On Thursday, June 20, ABC7 News reported on the grand opening of the 19-story, 278-unit affordable housing high-rise, called the “Weingart Tower.”
The Weingart Tower is located in downtown Los Angeles and is for people without shelter, who are currently living on Skid Row. Mayor Karen Bass was in attendance for the unveiling. It will be Los Angeles’s largest permanent support housing project. The building will include an entire floor of offices with case workers. The cost – 165 million dollars.
The building will be financed permanently through Proposition HHH Supportive Housing Loan Program funded by Proposition HHH. City voters by far approved Prop HHH in 2016. According to the City of Los Angeles.gov website, in November of 2016, 77% of voters in the City of Los Angeles approved Proposition HHH.
Proposition HHH authorizes the City of Los Angeles to issue up to $1.2 billion in general obligation bonds to develop or acquire supportive housing.
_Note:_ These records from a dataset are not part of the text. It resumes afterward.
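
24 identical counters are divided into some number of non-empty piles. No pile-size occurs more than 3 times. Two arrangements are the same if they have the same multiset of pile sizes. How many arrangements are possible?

722

There are 722 such partitions.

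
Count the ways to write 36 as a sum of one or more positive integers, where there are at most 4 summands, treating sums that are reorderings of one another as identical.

478

Enumerating by decreasing first part gives 478 partitions in all.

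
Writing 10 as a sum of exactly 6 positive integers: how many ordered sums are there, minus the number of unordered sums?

121

Compositions: C(9,5) = 126.
Partitions of 10 into exactly 6 parts: 5.
Difference: 126 − 5 = 121.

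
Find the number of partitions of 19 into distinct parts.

A partial list (first 12 by largest part):
19
18,1
17,2
16,3
16,2,1
15,4
15,3,1
14,5
14,4,1
14,3,2
13,6
13,5,1
…and 42 more, for 54 total.

54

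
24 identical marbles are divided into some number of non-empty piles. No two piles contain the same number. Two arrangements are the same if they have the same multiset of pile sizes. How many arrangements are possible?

Systematic enumeration (by largest part, then next-largest, …) yields 122.

122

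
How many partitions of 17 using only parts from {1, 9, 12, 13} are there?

4

Enumerating:
13 + 1 + 1 + 1 + 1
12 + 1 + 1 + 1 + 1 + 1
9 + 1 + 1 + 1 + 1 + 1 + 1 + 1 + 1
1 + 1 + 1 + 1 + 1 + 1 + 1 + 1 + 1 + 1 + 1 + 1 + 1 + 1 + 1 + 1 + 1
Counting gives 4.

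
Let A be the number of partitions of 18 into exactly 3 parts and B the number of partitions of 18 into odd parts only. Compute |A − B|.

Partitions of 18 into exactly 3 parts: 27.
Partitions of 18 into odd parts only: 46.
|27 − 46| = 19.

19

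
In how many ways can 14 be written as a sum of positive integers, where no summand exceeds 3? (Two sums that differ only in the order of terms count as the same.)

24

Enumerating:
3, 3, 3, 3, 2
3, 3, 3, 3, 1, 1
3, 3, 3, 2, 2, 1
3, 3, 3, 2, 1, 1, 1
3, 3, 3, 1, 1, 1, 1, 1
3, 3, 2, 2, 2, 2
3, 3, 2, 2, 2, 1, 1
3, 3, 2, 2, 1, 1, 1, 1
3, 3, 2, 1, 1, 1, 1, 1, 1
3, 3, 1, 1, 1, 1, 1, 1, 1, 1
3, 2, 2, 2, 2, 2, 1
3, 2, 2, 2, 2, 1, 1, 1
3, 2, 2, 2, 1, 1, 1, 1, 1
3, 2, 2, 1, 1, 1, 1, 1, 1, 1
3, 2, 1, 1, 1, 1, 1, 1, 1, 1, 1
3, 1, 1, 1, 1, 1, 1, 1, 1, 1, 1, 1
2, 2, 2, 2, 2, 2, 2
2, 2, 2, 2, 2, 2, 1, 1
2, 2, 2, 2, 2, 1, 1, 1, 1
2, 2, 2, 2, 1, 1, 1, 1, 1, 1
2, 2, 2, 1, 1, 1, 1, 1, 1, 1, 1
2, 2, 1, 1, 1, 1, 1, 1, 1, 1, 1, 1
2, 1, 1, 1, 1, 1, 1, 1, 1, 1, 1, 1, 1
1, 1, 1, 1, 1, 1, 1, 1, 1, 1, 1, 1, 1, 1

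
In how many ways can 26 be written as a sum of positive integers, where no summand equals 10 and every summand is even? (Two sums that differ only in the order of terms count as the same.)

79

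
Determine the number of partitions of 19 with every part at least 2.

105

Direct enumeration gives 105 partitions.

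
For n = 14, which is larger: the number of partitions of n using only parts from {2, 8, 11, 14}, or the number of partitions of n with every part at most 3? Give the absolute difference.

Partitions of 14 using only parts from {2, 8, 11, 14}: 3.
Partitions of 14 with every part at most 3: 24.
|3 − 24| = 21.

21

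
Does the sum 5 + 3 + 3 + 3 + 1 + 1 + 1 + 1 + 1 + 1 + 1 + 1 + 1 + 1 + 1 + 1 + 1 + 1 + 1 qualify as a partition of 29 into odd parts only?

Yes

The parts sum to 29, and the condition 'every summand is odd' holds.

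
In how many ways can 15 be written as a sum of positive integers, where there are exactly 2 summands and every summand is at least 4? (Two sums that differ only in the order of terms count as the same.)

4

They are:
4+11
5+10
6+9
7+8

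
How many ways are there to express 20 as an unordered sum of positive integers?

Enumerating by decreasing first part gives 627 partitions in all.

627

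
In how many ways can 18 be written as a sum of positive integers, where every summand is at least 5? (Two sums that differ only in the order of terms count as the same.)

Enumerating:
18
13,5
12,6
11,7
10,8
9,9
8,5,5
7,6,5
6,6,6
That's 9 in total.

9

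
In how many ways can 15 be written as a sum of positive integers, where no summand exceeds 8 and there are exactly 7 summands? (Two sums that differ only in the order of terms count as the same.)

20

They are:
8,2,1,1,1,1,1
7,3,1,1,1,1,1
7,2,2,1,1,1,1
6,4,1,1,1,1,1
6,3,2,1,1,1,1
6,2,2,2,1,1,1
5,5,1,1,1,1,1
5,4,2,1,1,1,1
5,3,3,1,1,1,1
5,3,2,2,1,1,1
5,2,2,2,2,1,1
4,4,3,1,1,1,1
4,4,2,2,1,1,1
4,3,3,2,1,1,1
4,3,2,2,2,1,1
4,2,2,2,2,2,1
3,3,3,3,1,1,1
3,3,3,2,2,1,1
3,3,2,2,2,2,1
3,2,2,2,2,2,2
Counting gives 20.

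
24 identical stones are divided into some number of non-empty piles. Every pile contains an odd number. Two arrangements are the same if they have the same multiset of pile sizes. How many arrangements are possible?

Enumerating by decreasing first part gives 122 partitions in all.

122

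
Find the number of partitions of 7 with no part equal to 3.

10

They are:
7
6, 1
5, 2
5, 1, 1
4, 2, 1
4, 1, 1, 1
2, 2, 2, 1
2, 2, 1, 1, 1
2, 1, 1, 1, 1, 1
1, 1, 1, 1, 1, 1, 1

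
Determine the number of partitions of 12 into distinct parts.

Listing the qualifying partitions of 12:
12
11,1
10,2
9,3
9,2,1
8,4
8,3,1
7,5
7,4,1
7,3,2
6,5,1
6,4,2
6,3,2,1
5,4,3
5,4,2,1
That's 15 in total.

15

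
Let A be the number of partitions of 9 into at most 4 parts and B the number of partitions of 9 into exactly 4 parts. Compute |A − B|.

Partitions of 9 into at most 4 parts: 18.
Partitions of 9 into exactly 4 parts: 6.
|18 − 6| = 12.

12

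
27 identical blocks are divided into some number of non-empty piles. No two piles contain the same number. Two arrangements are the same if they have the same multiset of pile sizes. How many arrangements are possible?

Systematic enumeration (by largest part, then next-largest, …) yields 192.

192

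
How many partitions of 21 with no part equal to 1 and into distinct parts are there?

41

There are too many to list fully; the first 12 (by largest part) are:
21
2,19
3,18
4,17
5,16
2,3,16
6,15
2,4,15
7,14
2,5,14
3,4,14
8,13
…and 29 more, for 41 total.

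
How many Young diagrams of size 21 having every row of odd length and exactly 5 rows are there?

18

They are:
17,1,1,1,1
15,3,1,1,1
13,5,1,1,1
13,3,3,1,1
11,7,1,1,1
11,5,3,1,1
11,3,3,3,1
9,9,1,1,1
9,7,3,1,1
9,5,5,1,1
9,5,3,3,1
9,3,3,3,3
7,7,5,1,1
7,7,3,3,1
7,5,5,3,1
7,5,3,3,3
5,5,5,5,1
5,5,5,3,3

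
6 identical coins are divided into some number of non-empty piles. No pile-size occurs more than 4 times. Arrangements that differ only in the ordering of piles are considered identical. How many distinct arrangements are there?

10

They are:
6
1 + 5
2 + 4
1 + 1 + 4
3 + 3
1 + 2 + 3
1 + 1 + 1 + 3
2 + 2 + 2
1 + 1 + 2 + 2
1 + 1 + 1 + 1 + 2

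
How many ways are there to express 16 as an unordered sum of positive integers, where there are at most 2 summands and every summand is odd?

4

Enumerating:
15,1
13,3
11,5
9,7
That's 4 in total.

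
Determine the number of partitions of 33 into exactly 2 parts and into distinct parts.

16

Listing the qualifying partitions of 33:
32, 1
31, 2
30, 3
29, 4
28, 5
27, 6
26, 7
25, 8
24, 9
23, 10
22, 11
21, 12
20, 13
19, 14
18, 15
17, 16
That's 16 in total.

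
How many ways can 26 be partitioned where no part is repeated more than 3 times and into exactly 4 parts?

136

Enumerating by decreasing first part gives 136 partitions in all.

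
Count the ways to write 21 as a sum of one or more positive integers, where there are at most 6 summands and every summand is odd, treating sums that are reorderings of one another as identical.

There are too many to list fully; the first 12 (by largest part) are:
21
19, 1, 1
17, 3, 1
17, 1, 1, 1, 1
15, 5, 1
15, 3, 3
15, 3, 1, 1, 1
13, 7, 1
13, 5, 3
13, 5, 1, 1, 1
13, 3, 3, 1, 1
11, 9, 1
…and 19 more, for 31 total.

31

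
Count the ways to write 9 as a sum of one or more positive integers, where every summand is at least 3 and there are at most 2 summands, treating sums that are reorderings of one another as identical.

3

The partitions of 9 that satisfy the conditions:
9
3, 6
4, 5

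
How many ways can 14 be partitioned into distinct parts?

22

The partitions of 14 that satisfy the conditions:
14
13,1
12,2
11,3
11,2,1
10,4
10,3,1
9,5
9,4,1
9,3,2
8,6
8,5,1
8,4,2
8,3,2,1
7,6,1
7,5,2
7,4,3
7,4,2,1
6,5,3
6,5,2,1
6,4,3,1
5,4,3,2
That's 22 in total.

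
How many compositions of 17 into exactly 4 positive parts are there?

By stars and bars with positive parts, the count is C(16,3) = 560.

560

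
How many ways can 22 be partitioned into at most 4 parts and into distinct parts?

Direct enumeration gives 75 partitions.

75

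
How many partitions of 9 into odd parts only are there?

8

They are:
9
7 + 1 + 1
5 + 3 + 1
5 + 1 + 1 + 1 + 1
3 + 3 + 3
3 + 3 + 1 + 1 + 1
3 + 1 + 1 + 1 + 1 + 1 + 1
1 + 1 + 1 + 1 + 1 + 1 + 1 + 1 + 1
Counting gives 8.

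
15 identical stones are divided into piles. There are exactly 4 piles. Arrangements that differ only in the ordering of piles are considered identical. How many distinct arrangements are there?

A partial list (first 12 by largest part):
12 + 1 + 1 + 1
11 + 2 + 1 + 1
10 + 3 + 1 + 1
10 + 2 + 2 + 1
9 + 4 + 1 + 1
9 + 3 + 2 + 1
9 + 2 + 2 + 2
8 + 5 + 1 + 1
8 + 4 + 2 + 1
8 + 3 + 3 + 1
8 + 3 + 2 + 2
7 + 6 + 1 + 1
…and 15 more, for 27 total.

27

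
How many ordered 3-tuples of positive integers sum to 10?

By stars and bars with positive parts, the count is C(9,2) = 36.

36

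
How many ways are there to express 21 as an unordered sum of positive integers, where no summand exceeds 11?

A full systematic count gives 695.

695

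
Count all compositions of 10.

There are 9 gaps and each independently is a cut or not, giving 2^9 = 512.

512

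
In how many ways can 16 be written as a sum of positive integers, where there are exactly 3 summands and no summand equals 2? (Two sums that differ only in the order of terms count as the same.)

14

Enumerating:
14, 1, 1
12, 3, 1
11, 4, 1
10, 5, 1
10, 3, 3
9, 6, 1
9, 4, 3
8, 7, 1
8, 5, 3
8, 4, 4
7, 6, 3
7, 5, 4
6, 6, 4
6, 5, 5
Counting gives 14.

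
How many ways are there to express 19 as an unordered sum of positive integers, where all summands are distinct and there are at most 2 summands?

Enumerating:
19
18,1
17,2
16,3
15,4
14,5
13,6
12,7
11,8
10,9
Counting gives 10.

10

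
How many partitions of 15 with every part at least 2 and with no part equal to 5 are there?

There are too many to list fully; the first 12 (by largest part) are:
15
2,13
3,12
4,11
2,2,11
2,3,10
6,9
2,4,9
3,3,9
2,2,2,9
7,8
3,4,8
…and 17 more, for 29 total.

29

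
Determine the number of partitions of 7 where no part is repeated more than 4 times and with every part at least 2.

Listing the qualifying partitions of 7:
7
2 + 5
3 + 4
2 + 2 + 3
That's 4 in total.

4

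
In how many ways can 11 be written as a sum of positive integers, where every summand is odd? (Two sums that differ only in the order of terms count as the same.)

Enumerating:
11
9+1+1
7+3+1
7+1+1+1+1
5+5+1
5+3+3
5+3+1+1+1
5+1+1+1+1+1+1
3+3+3+1+1
3+3+1+1+1+1+1
3+1+1+1+1+1+1+1+1
1+1+1+1+1+1+1+1+1+1+1
Counting gives 12.

12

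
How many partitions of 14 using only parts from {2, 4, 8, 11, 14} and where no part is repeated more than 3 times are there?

5

Listing the qualifying partitions of 14:
14
2 + 4 + 8
2 + 2 + 2 + 8
2 + 4 + 4 + 4
2 + 2 + 2 + 4 + 4
That's 5 in total.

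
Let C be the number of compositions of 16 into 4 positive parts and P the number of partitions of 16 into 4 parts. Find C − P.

Compositions: C(15,3) = 455.
Partitions of 16 into exactly 4 parts: 34.
Difference: 455 − 34 = 421.

421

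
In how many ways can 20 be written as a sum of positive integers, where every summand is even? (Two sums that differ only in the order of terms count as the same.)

42

There are too many to list fully; the first 12 (by largest part) are:
20
2, 18
4, 16
2, 2, 16
6, 14
2, 4, 14
2, 2, 2, 14
8, 12
2, 6, 12
4, 4, 12
2, 2, 4, 12
2, 2, 2, 2, 12
…and 30 more, for 42 total.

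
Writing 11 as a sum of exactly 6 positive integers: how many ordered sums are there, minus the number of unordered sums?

Ordered (compositions into 6 parts): C(10,5) = 252.
Unordered (partitions into 6 parts): 7.
Difference: 252 − 7 = 245.

245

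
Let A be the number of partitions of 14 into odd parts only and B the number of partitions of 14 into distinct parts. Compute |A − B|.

0

Partitions of 14 into odd parts only: 22.
Partitions of 14 into distinct parts: 22.
|22 − 22| = 0.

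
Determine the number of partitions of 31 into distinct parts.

340

There are 340 such partitions.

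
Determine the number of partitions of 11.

There are too many to list fully; the first 12 (by largest part) are:
11
10, 1
9, 2
9, 1, 1
8, 3
8, 2, 1
8, 1, 1, 1
7, 4
7, 3, 1
7, 2, 2
7, 2, 1, 1
7, 1, 1, 1, 1
…and 44 more, for 56 total.

56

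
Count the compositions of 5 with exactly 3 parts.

6

By stars and bars with positive parts, the count is C(4,2) = 6.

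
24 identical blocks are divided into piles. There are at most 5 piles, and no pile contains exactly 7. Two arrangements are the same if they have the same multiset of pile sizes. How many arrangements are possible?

261

There are 261 such partitions.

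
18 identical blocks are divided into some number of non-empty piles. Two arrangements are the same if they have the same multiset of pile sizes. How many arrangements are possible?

A full systematic count gives 385.

385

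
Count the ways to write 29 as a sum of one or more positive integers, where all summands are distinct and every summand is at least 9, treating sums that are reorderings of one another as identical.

7

Listing the qualifying partitions of 29:
29
20,9
19,10
18,11
17,12
16,13
15,14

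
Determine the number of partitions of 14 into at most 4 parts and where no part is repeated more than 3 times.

47

There are too many to list fully; the first 12 (by largest part) are:
14
13+1
12+2
12+1+1
11+3
11+2+1
11+1+1+1
10+4
10+3+1
10+2+2
10+2+1+1
9+5
…and 35 more, for 47 total.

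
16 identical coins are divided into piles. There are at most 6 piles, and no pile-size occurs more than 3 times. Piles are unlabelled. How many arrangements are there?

120

There are 120 such partitions.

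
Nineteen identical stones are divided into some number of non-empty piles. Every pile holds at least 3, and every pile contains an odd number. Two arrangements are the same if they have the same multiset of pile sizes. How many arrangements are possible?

8

Listing the qualifying partitions of 19:
19
3+3+13
3+5+11
3+7+9
5+5+9
5+7+7
3+3+3+3+7
3+3+3+5+5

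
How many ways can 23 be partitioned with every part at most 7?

Direct enumeration gives 618 partitions.

618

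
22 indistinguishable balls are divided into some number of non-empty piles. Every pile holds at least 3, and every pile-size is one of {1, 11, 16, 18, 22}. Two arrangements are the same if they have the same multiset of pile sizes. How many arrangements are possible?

The partitions of 22 that satisfy the conditions:
22
11+11

2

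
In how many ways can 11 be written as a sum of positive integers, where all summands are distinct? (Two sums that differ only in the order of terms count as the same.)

Listing the qualifying partitions of 11:
11
10+1
9+2
8+3
8+2+1
7+4
7+3+1
6+5
6+4+1
6+3+2
5+4+2
5+3+2+1

12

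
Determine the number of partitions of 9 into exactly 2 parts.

Enumerating:
8+1
7+2
6+3
5+4
That's 4 in total.

4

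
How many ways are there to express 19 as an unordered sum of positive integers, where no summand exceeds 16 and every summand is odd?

52

There are too many to list fully; the first 12 (by largest part) are:
15, 3, 1
15, 1, 1, 1, 1
13, 5, 1
13, 3, 3
13, 3, 1, 1, 1
13, 1, 1, 1, 1, 1, 1
11, 7, 1
11, 5, 3
11, 5, 1, 1, 1
11, 3, 3, 1, 1
11, 3, 1, 1, 1, 1, 1
11, 1, 1, 1, 1, 1, 1, 1, 1
…and 40 more, for 52 total.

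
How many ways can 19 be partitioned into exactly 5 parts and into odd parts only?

The partitions of 19 that satisfy the conditions:
15, 1, 1, 1, 1
13, 3, 1, 1, 1
11, 5, 1, 1, 1
11, 3, 3, 1, 1
9, 7, 1, 1, 1
9, 5, 3, 1, 1
9, 3, 3, 3, 1
7, 7, 3, 1, 1
7, 5, 5, 1, 1
7, 5, 3, 3, 1
7, 3, 3, 3, 3
5, 5, 5, 3, 1
5, 5, 3, 3, 3
Counting gives 13.

13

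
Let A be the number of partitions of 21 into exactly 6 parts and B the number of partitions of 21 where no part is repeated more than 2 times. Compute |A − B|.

133

Partitions of 21 into exactly 6 parts: 110.
Partitions of 21 where no part is repeated more than 2 times: 243.
|110 − 243| = 133.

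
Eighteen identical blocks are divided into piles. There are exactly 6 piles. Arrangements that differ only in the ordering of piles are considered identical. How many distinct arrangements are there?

There are too many to list fully; the first 12 (by largest part) are:
13,1,1,1,1,1
12,2,1,1,1,1
11,3,1,1,1,1
11,2,2,1,1,1
10,4,1,1,1,1
10,3,2,1,1,1
10,2,2,2,1,1
9,5,1,1,1,1
9,4,2,1,1,1
9,3,3,1,1,1
9,3,2,2,1,1
9,2,2,2,2,1
…and 46 more, for 58 total.

58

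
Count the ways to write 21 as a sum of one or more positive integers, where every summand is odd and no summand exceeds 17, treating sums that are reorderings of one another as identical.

Direct enumeration gives 74 partitions.

74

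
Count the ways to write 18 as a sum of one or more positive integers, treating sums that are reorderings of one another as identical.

385

There are 385 such partitions.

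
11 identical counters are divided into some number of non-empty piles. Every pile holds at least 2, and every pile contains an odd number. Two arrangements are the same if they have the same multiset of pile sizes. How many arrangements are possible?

2

They are:
11
5+3+3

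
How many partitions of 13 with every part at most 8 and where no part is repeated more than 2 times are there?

34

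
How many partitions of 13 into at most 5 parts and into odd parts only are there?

11

Listing the qualifying partitions of 13:
13
1 + 1 + 11
1 + 3 + 9
1 + 1 + 1 + 1 + 9
1 + 5 + 7
3 + 3 + 7
1 + 1 + 1 + 3 + 7
3 + 5 + 5
1 + 1 + 1 + 5 + 5
1 + 1 + 3 + 3 + 5
1 + 3 + 3 + 3 + 3
That's 11 in total.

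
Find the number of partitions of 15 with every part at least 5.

5

They are:
15
10+5
9+6
8+7
5+5+5
That's 5 in total.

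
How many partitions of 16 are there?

Direct enumeration gives 231 partitions.

231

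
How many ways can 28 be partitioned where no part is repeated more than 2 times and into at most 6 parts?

696

Enumerating by decreasing first part gives 696 partitions in all.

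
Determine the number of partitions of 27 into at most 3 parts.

75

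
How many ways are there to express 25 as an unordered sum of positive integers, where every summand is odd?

142

Direct enumeration gives 142 partitions.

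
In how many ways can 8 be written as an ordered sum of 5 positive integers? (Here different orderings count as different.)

35

Place 4 bars in the 7 internal gaps of a row of 8 dots: C(7,4) = 35.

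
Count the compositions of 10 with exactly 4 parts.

84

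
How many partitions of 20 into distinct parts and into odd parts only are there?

7

The partitions of 20 that satisfy the conditions:
19, 1
17, 3
15, 5
13, 7
11, 9
11, 5, 3, 1
9, 7, 3, 1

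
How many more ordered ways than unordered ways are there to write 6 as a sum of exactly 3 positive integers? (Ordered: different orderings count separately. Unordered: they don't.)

7

Ordered (compositions into 3 parts): C(5,2) = 10.
Unordered (partitions into 3 parts): 3.
Difference: 10 − 3 = 7.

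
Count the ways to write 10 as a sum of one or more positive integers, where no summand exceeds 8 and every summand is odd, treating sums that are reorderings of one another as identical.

Listing the qualifying partitions of 10:
7, 3
7, 1, 1, 1
5, 5
5, 3, 1, 1
5, 1, 1, 1, 1, 1
3, 3, 3, 1
3, 3, 1, 1, 1, 1
3, 1, 1, 1, 1, 1, 1, 1
1, 1, 1, 1, 1, 1, 1, 1, 1, 1
Counting gives 9.

9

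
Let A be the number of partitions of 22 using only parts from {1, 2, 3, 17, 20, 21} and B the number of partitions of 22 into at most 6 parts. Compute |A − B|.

331

Partitions of 22 using only parts from {1, 2, 3, 17, 20, 21}: 60.
Partitions of 22 into at most 6 parts: 391.
|60 − 391| = 331.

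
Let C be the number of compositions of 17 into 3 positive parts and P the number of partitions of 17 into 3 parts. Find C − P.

96

Compositions: C(16,2) = 120.
Partitions of 17 into exactly 3 parts: 24.
Difference: 120 − 24 = 96.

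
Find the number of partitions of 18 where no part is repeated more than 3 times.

208

Counting exhaustively, 208 partitions satisfy the conditions.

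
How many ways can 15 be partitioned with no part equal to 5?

134

Counting exhaustively, 134 partitions satisfy the conditions.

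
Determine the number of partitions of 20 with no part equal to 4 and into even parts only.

20

Listing the qualifying partitions of 20:
20
18,2
16,2,2
14,6
14,2,2,2
12,8
12,6,2
12,2,2,2,2
10,10
10,8,2
10,6,2,2
10,2,2,2,2,2
8,8,2,2
8,6,6
8,6,2,2,2
8,2,2,2,2,2,2
6,6,6,2
6,6,2,2,2,2
6,2,2,2,2,2,2,2
2,2,2,2,2,2,2,2,2,2
Counting gives 20.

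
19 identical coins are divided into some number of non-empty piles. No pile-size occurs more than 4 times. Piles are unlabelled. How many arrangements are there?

325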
Prop HHH has not been without its share of criticisms and problems. Former City of Los Angeles Controller Ron Galperin, sent a letter to former City of Los Angeles Mayor, Eric Garcetti in 2022, stating that Prop HHH “is still unable to meet the demands of the homelessness crisis. The cost of each unit continues to rise and the pace of development remains sluggish.” This was further complicated by the Pandemic.
However, Mayor Karen Bass campaigned on getting results. And the grand opening of the Weingart Tower is at least signaling that she says what she means and means what she says.